Quantities above are a guide only. *Percentage daily energy intake is based on an average adult diet of 8700 kJ.

Method

Step 1 of 4

Combine garlic, sugar, juice, 1/2 the chilli and 2 tbs of the olive oil in a large glass or ceramic bowl. Add prawns and toss to coat. Stand for 15 minutes.

Step 2 of 4

Heat a large grill plate over high heat. Remove prawns from marinade and thread onto 4 metal or bamboo skewers.
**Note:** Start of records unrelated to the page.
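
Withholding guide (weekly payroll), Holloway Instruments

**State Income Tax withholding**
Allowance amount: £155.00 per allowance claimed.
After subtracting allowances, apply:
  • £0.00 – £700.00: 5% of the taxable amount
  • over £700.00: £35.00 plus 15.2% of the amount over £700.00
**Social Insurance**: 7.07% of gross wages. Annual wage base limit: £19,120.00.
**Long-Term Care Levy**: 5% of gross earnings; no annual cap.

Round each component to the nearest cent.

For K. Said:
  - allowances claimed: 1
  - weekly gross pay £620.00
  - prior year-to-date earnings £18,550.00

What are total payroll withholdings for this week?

£94.55

State Income Tax: taxable = £620.00 − 1×£155.00 = £465.00
  5% × £465.00 = £23.25
Social Insurance: cap £19,120.00 − YTD £18,550.00 = £570.00 subject; 7.07% × £570.00 = £40.30
Long-Term Care Levy: 5% × £620.00 = £31.00
Total: £23.25 + £40.30 + £31.00 = £94.55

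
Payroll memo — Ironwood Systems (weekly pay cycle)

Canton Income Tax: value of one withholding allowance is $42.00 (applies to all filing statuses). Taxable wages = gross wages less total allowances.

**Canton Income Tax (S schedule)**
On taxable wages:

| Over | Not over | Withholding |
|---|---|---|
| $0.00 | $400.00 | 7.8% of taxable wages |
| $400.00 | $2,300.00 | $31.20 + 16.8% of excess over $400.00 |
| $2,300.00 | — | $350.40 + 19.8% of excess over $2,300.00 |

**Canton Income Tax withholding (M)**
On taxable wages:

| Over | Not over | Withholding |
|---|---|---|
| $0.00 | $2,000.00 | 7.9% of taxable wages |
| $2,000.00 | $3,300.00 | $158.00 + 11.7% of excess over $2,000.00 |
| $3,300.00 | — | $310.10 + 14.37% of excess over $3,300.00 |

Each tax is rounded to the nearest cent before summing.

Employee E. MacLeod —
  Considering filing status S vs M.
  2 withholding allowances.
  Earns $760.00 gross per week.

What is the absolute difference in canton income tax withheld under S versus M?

$24.17

Canton Income Tax (S): taxable = $760.00 − 2×$42.00 = $676.00
  $31.20 + 16.8% × ($676.00 − $400.00) = $31.20 + 16.8% × $276.00 = $77.57
Canton Income Tax (M): taxable = $760.00 − 2×$42.00 = $676.00
  7.9% × $676.00 = $53.40
Difference: |$77.57 − $53.40| = $24.17 (higher under S)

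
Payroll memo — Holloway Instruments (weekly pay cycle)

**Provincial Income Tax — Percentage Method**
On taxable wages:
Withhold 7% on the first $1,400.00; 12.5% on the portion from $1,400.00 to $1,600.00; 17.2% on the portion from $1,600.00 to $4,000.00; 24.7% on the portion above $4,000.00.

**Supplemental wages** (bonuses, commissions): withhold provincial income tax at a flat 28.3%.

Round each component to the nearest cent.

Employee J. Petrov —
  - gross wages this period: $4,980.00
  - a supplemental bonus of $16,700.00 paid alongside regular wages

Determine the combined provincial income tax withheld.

Provincial Income Tax: taxable = $4,980.00
  $535.80 + 24.7% × ($4,980.00 − $4,000.00) = $535.80 + 24.7% × $980.00 = $777.86
Supplemental (28.3% flat on bonus): 28.3% × $16,700.00 = $4,726.10
Total provincial income tax: $777.86 + $4,726.10 = $5,503.96

$5,503.96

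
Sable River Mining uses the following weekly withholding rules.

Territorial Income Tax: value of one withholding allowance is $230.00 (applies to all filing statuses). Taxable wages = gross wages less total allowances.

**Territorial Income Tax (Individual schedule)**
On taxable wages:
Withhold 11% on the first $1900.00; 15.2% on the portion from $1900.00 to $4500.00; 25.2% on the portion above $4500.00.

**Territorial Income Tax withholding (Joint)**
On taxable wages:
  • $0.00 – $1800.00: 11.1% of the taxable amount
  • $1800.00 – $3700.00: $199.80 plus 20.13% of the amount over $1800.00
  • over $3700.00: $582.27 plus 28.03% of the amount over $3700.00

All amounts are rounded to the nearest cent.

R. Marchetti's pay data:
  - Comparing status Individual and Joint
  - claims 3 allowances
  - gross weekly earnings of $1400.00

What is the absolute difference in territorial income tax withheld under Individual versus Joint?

$0.71

Territorial Income Tax (Individual): taxable = $1400.00 − 3×$230.00 = $710.00
  11% × $710.00 = $78.10
Territorial Income Tax (Joint): taxable = $1400.00 − 3×$230.00 = $710.00
  11.1% × $710.00 = $78.81
Difference: |$78.10 − $78.81| = $0.71 (higher under Joint)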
Grill prawns for 2 minutes each side or until the prawns are cooked through.

Step 3 of 4

Meanwhile, heat 2 tsp of the olive oil in a wok or frying pan over high heat. Add egg and swirl to coat. Cook for 1 minute or until just set. Transfer to a board. Roll up and thinly slice.

Step 4 of 4

Heat sesame oil and remaining olive oil in same wok or frying pan over high heat. Stir-fry pineapple for 2 minutes or until lightly caramelised. Add rice and choy sum and stir-fry for 2 minutes or until warmed through. Add sauces and stir-fry for 1 minute or until coated. Add egg, cashew, basil and remaining chilli. Serve skewers with pineapple rice and lime wedges. Garnish with extra basil leaves.